Starting the week's calendar of events will be the Institute of Supply Management's (ISM) manufacturing index for January at 10:00 AM ET Tuesday. This index tracks manufacturer sentiment by using surveyed trade executives' opinions of business conditions. It is usually the first economic data released each month and is one of the very important reports we get monthly. Current forecasts are calling for a reading in the neighborhood of 57.5, which would be a decline from December's reading of 58.7. The lower the reading, the better the news for the bond market and mortgage rates because weaker sentiment indicates a slowing manufacturing sector.


Next up is Wednesday's ADP Employment report at 8:15 AM ET that tracks changes in private-sector jobs, using the company's payroll processing clients as a base. While it does draw attention, it is my opinion that it is overrated and not a true reflection of the broader employment picture. It also is not accurate in predicting results of the monthly government report that follows a couple days later. Still, because we see a reaction to its results, it is included in this week's calendar. Analysts are expecting to see 220,000 new jobs after December's surprisingly high 807,000. Good news would be a much smaller number of jobs.


In addition to weekly unemployment claims, Employee Productivity and Costs data for the 4th quarter will also be released early Thursday morning. It can cause a change in the bond market but should have a minimal impact on mortgage pricing. If the productivity reading varies greatly from analysts' forecasts of a 2.7% rise, we may see a slight move in mortgage pricing. Higher levels of worker productivity are good news for the bond market because it allows the economy to expand without fueling inflation. .


December's Factory Orders data is set for release late Thursday morning. It is similar to last week's Durable Goods Orders release in giving us a measurement of manufacturing sector strength, but this data includes new orders for both durable and non-durable goods. It is not one of the more important reports we get each month. However, it can influence mortgage pricing if it varies greatly from forecasts. Analysts are expecting a 0.2% decline in new orders, indicating a stalling manufacturing sector. The bond market would like to see a large decline, meaning that manufacturing activity was noticeably weaker than many had thought.


Friday has the biggest news of the week. Actually, it is arguably the most important report we get, period. The Labor Department will release the almighty Employment report for January at 8:30 AM ET. Some of the important portions of the report will give us the unemployment rate, number of new jobs added or lost and the average hourly earnings change. The best combination for the bond market and mortgage rates would be an increase in the unemployment rate, a much smaller increase in payrolls than expected and little or no increase in earnings. Current forecasts are calling for no change in the unemployment rate of 3.9% and approximately 190,000 new jobs added to the economy while earnings rose 0.5%. Stronger than expected numbers will likely fuel a stock market rally and selling in bonds that would cause a sizable upward revision to mortgage rates. On the other hand, disappointing numbers should lead to a noticeable improvement in mortgage pricing.
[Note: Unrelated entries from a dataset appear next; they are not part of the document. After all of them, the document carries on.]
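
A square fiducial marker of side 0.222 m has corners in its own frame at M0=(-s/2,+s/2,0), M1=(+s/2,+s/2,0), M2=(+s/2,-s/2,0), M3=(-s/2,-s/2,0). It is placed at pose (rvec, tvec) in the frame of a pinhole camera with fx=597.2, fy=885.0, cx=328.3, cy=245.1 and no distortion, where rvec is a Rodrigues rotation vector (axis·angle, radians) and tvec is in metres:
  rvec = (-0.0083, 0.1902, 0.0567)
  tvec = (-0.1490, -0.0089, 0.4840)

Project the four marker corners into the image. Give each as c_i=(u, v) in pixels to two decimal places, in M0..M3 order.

Intrinsics K: fx=597.2, fy=885.0, cx=328.3, cy=245.1
Marker side s = 0.222 m; corners in marker frame (Z=0):
  M0 = (-0.1110, +0.1110, 0)
  M1 = (+0.1110, +0.1110, 0)
  M2 = (+0.1110, -0.1110, 0)
  M3 = (-0.1110, -0.1110, 0)
rvec = (-0.0083, 0.1902, 0.0567), |rvec| = θ = 0.19864 rad = 11.382°
Rodrigues: sinθ=0.19734, 1−cosθ=0.01967; R = I + sinθ·[k]× + (1−cosθ)·[k]×²:
    [+0.98037 -0.05711 +0.18872]
    [+0.05554 +0.99836 +0.01362]
    [-0.18919 -0.00287 +0.98194]
t = (-0.1490, -0.0089, 0.4840) m
M0: Pc = R·M0+t = (-0.26416, +0.09575, +0.50468); u = 597.2·(-0.26416)/0.50468 + 328.3 = 15.7129, v = 885.0·(+0.09575)/0.50468 + 245.1 = 413.0113
M1: Pc = R·M1+t = (-0.04652, +0.10808, +0.46268); u = 597.2·(-0.04652)/0.46268 + 328.3 = 268.2566, v = 885.0·(+0.10808)/0.46268 + 245.1 = 451.8379
M2: Pc = R·M2+t = (-0.03384, -0.11355, +0.46332); u = 597.2·(-0.03384)/0.46332 + 328.3 = 284.6825, v = 885.0·(-0.11355)/0.46332 + 245.1 = 28.1984
M3: Pc = R·M3+t = (-0.25148, -0.12588, +0.50532); u = 597.2·(-0.25148)/0.50532 + 328.3 = 31.0921, v = 885.0·(-0.12588)/0.50532 + 245.1 = 24.6314

c0=(15.71, 413.01) c1=(268.26, 451.84) c2=(284.68, 28.20) c3=(31.09, 24.63)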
Besides the economic data this week, we also need to watch for movement in stocks. It is still considered corporate earnings season and there are a couple of big-named companies reporting their results this week. Generally speaking, good news for stocks is considered bad news for bonds and mortgage rates. If those earnings reports show disappointing results, stocks should retreat, drawing funds into bonds. This scenario can happen anytime but may be a little more prevalent this week than others.


Overall, Friday is the best candidate for most important day of the week due to the importance of the Employment report, although we could see plenty of movement in the markets and mortgage rates Tuesday also. The calmest day will probably be Thursday unless something unexpected happens. Everything points towards another very active week for the markets and mortgage rates, so please keep an eye on them if still floating an interest rate and closing in the near future.